Many such invasions hint at legitimacy by using what appear to be recognizable corporate logos or friendly language (“Hi, Willem. We noticed an attempt by your account to log in from an unfamiliar device near Boston. Was this you?”) Unless I lose my mind, neither of us will ever know. (One came in just as I was typing this) Others, using a recorded message from, for example, “Jessica here at Medicare Advantage,” try to get you to say the word, “yes,” so that, in the event of a dispute over a bogus transaction, they have a recording of you appearing to agree with their sales pitch. If I haven’t already hung up or clicked off before the question, I respond with “You know I do” or a positive response worthy of Sergeant Schultz: “Oh, jah, I sink so.” If I decide to play along with the Medicare scam, I know the first question from South Asian-accented “Kevin” or “Samantha” will be how old are you. My response: “Too old for you, sonny (or sweetie). Eighty-nine.” There’s not even a click anymore as they move on to their next dupe.
I’m pretty certain I’ve spurned many legitimate attempts to improve my lot, but I can’t tell. It’s taken many months to reach this condition: I no longer credit any apparently authentic incoming ads, no matter how innocent they appear.
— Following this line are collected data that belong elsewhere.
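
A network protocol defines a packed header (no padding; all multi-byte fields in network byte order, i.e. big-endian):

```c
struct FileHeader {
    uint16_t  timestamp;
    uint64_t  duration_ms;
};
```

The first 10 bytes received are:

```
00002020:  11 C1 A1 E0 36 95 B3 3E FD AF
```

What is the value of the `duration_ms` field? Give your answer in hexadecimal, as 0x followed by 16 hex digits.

`duration_ms` follows `timestamp` (2 bytes), so it starts at byte offset 2 and occupies 8 bytes.
Bytes at offsets 2..9: A1 E0 36 95 B3 3E FD AF.
In big-endian order the high byte comes first in memory.
The bytes are already most-significant first: 0xA1E03695B33EFDAF.

0xA1E03695B33EFDAF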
Matter of fact, the more innocent and attractive they appear, the shorter the shrift they get. My mother’s oft-repeated dictum reverberates: If it sounds too good to be true, it is.
So here we sit, with almost unlimited access to the most effective communication system ever devised; but instead of being its masters, we are, because of rampant misuse of the system, its prisoners instead. Josef Goebbels’ ideal is at last realized. Repetition of the lies, he said, is not to make you believe them, but to cause you not to believe or trust anything. Merry Christmas from the cockroaches.